The framework focuses on having a trade-off between the incremental value of running trains and the incremental impact of those trains on asset management costs. The core differentiator of the framework is that it enables effective railway asset management at efficient cost. The optimization engine in the framework makes a comparison of costs involved in train delays or cancellations versus labor, equipment, and other charges for multiple days. It, thereby, takes an informed decision by prioritizing jobs that yield better cost savings. The framework helps improve the life cycle cost of track assets by 15-40% by providing longer access window for maintenance activities
Such an analysis requires a combination of timetable and infrastructure cost modelling, and also should take into consideration the fact that railway networks cover dozens of access blocks with hundreds of different activities (tasks) to be carried out over a 24*7 timetable.
Often, such an analysis is done manually.
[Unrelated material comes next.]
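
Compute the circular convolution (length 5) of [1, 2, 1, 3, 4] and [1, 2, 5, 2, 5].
Use y[k] = Σ_j f[j]·g[(k-j) mod 5]. y[0] = 1×1 + 2×5 + 1×2 + 3×5 + 4×2 = 36; y[1] = 1×2 + 2×1 + 1×5 + 3×2 + 4×5 = 35; y[2] = 1×5 + 2×2 + 1×1 + 3×5 + 4×2 = 33; y[3] = 1×2 + 2×5 + 1×2 + 3×1 + 4×5 = 37; y[4] = 1×5 + 2×2 + 1×5 + 3×2 + 4×1 = 24. Result: [36, 35, 33, 37, 24]

[36, 35, 33, 37, 24]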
For instance, if there are no trains running from 12 AM to 4 AM, a 20-hour maintenance job will have a window of only four hours per day (12 AM to 4 AM), requiring five days to accomplish the task. The operations team has to pay labor charges and equipment rental for the full five days for just four hours of work per day. However, delaying or cancelling trains running just before 12 AM or just after 4 AM will give a wider maintenance green zone, making it more cost-effective. The framework will, therefore, consider incremental cost of running late night or early morning services before giving its recommendations.
An access optimization framework linking train operations (the timetable) to access network blocks will enable transparent optimization of train services, enabling higher efficiency and lower maintenance cost. Such robust solutions can illustrate ways to reduce infrastructure costs with minimum disruption to train services, help achieve incremental cost benefits by running late night or early morning services, and facilitate normalization of outputs between routes. Normalization (comparing the various metrics) of routes’ outputs is required to comply with rail maintenance procedures and carry out an ‘apple-to-apple’ comparison between routes.
Infrastructure managers can leverage the framework as a ready reckoner or a guide to schedule and execute maintenance work efficiently using the additional access hours. The framework will reduce infrastructure maintenance and renewal cost by enabling integrated work (multiple activities) in fewer, longer possessions with minimal impact on operations. On top of it, a more effective use of access to infrastructure means less maintenance backlog and, hence, better asset reliability. Further, it reduces red zone (when track is occupied by a train and is not available for maintenance activities) working by enabling more activities to be undertaken during the green zone (safe zone, when track is not occupied by a train). This framework helps enhance safety and information accuracy while reducing the idle time for train maintenance operations. The framework can be leveraged for other asset-heavy industries where there is a need of a trade-off between production and maintenance efficiency.
The framework discussed above would be put to test in scenarios where there is a higher impact on train operations. In any scenario, the savings in maintenance cost should be more than the value lost due to the impact on operations during those additional access hours. The impact may include cancelling, delaying, short terminating, or re-routing train services. Possible disagreement on data-sharing between the railroad ecosystem partners or regulatory approvals on data sharing (between government authorities and railroad maintenance organizations) could be some of the possible roadblocks in seamless implementation of the solution.
However, as the market for automated rail maintenance grows, we may see new revenue-sharing business models emerge that will leverage the power of data and digital solutions. IT companies will, therefore, play a key role in defining the growth and digital transformation strategy for railways.